Telemarketing is another business where out-of-control fraud continues to occur. Hundreds of millions of dollars' worth of fraud and consumer deception has been perpetrated over the past eight years -- the Internet has made it too easy for telemarketers to peddle useless products like advance-fee loans, credit-repair services, and low-interest credit cards online. Even though the Federal Trade Commission presented the updated Telemarketing Sales Rule changes to Congress in 2007, telemarketing fraud continues to astonish everyone.
F.T.C. financial penalties, meanwhile, are reactive, not proactive, legal actions. Merchant acquiring banks still set up telemarketing merchants, even though the card associations classify them as very high risk with chargeback ratios reaching as high as 60 percent. Card issuers still authorize inbound and outbound telemarketing transactions, even those properly merchant-category coded. The United States' “zero cardholder liability” compliance policies protect issuers from chargeback losses, shifting the liability to the acquirer and by no means solving the problems in the telemarketing industry. The United States Department of Justice has a Web site dedicated to telemarketing and cross-border fraud, yet there is no legislation pending to "force" financial institutions into blocking online, mail-order or telephone-order credit-card payments, for telemarketing merchants, to reduce consumer financial losses.
The fundamental differences between all other online businesses and gambling is that consumers have the ability to earn “taxable” income from online gambling activities (as well as lose it!). They do not earn income from telemarketers who rip them off. They do not earn income from watching online porn. The merchant category coding is in place to identify, to issuers, the type of transactions consumers are performing (at least that’s the idea), and telemarketing and adult transactions have their own monitored, individual merchant category codes.

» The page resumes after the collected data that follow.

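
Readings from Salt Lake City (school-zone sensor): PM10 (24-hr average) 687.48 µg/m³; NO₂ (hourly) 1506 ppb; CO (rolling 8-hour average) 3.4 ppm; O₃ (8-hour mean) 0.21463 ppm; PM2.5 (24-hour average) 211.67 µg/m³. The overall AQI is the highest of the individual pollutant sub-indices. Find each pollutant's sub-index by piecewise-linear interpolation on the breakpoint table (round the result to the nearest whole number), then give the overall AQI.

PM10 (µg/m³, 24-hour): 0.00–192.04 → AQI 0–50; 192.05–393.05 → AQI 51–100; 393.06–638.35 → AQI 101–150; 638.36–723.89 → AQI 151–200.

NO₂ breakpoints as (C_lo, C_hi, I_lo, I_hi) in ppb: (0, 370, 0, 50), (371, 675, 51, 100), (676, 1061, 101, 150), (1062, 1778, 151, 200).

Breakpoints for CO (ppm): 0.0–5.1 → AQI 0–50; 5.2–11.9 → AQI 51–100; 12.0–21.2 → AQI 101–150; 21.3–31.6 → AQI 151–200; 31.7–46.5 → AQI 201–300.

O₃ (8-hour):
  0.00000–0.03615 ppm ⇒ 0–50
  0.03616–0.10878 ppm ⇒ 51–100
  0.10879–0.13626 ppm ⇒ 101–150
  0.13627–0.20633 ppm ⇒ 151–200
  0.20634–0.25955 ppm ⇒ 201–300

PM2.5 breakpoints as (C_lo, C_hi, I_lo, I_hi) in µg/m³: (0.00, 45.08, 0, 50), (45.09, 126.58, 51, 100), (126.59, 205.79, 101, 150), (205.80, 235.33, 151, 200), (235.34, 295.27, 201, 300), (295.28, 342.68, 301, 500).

PM10: 687.48 ∈ [638.36, 723.89] ↔ index [151, 200].
151 + (687.48−638.36)·(200−151)/(723.89−638.36) = 151 + 49.12·49/85.53 ≈ 179.14, so AQI = 179.
NO₂: 1506 ∈ [1062, 1778] ↔ index [151, 200].
151 + (1506−1062)·(200−151)/(1778−1062) = 151 + 444·49/716 ≈ 181.39, so AQI = 181.
CO: 3.4 ∈ [0.0, 5.1] ↔ index [0, 50].
0 + (3.4−0.0)·(50−0)/(5.1−0.0) = 0 + 3.4·50/5.1 ≈ 33.33, so AQI = 33.
O₃ 0.21463: bracket 0.20634–0.25955 → index 201–300; slope 99/0.05321, offset 0.00829.
AQI = 201 + 99/0.05321·0.00829 ≈ 216.42 ⇒ 216.
PM2.5: 211.67 lies in 205.80–235.33, so I_lo=151, I_hi=200, C_lo=205.80, C_hi=235.33.
(200−151)/(235.33−205.80) × (211.67−205.80) + 151 = 49/29.53 × 5.87 + 151 ≈ 160.74 → 161.
Sub-indices: PM10→179, NO₂→181, CO→33, O₃→216, PM2.5→161. Overall AQI = max = 216; dominant pollutant is O₃.
AQI 216: Very Unhealthy.

216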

The fundamental difference in payment acceptance occurs at the card-issuer level. Online gambling credit card transactions are blocked because of tough, new government legislation, yet land-based casino transactions performed with the same credit card are not? Telemarketing merchants can happily continue to defraud low-income consumers out of billions of dollars a year, yet no one is writing legislation to tackle this problem industry. And unfortunately there is nothing to prevent someone using their MasterCard to pay for online child pornography because again there is no legislation to require issuers to block these transactions, nor acquirers from setting up the merchant accounts in the first place.
So, you can’t use your MasterCard online to play bingo . . . but predators can use their MasterCard online to access child pornography? Priceless.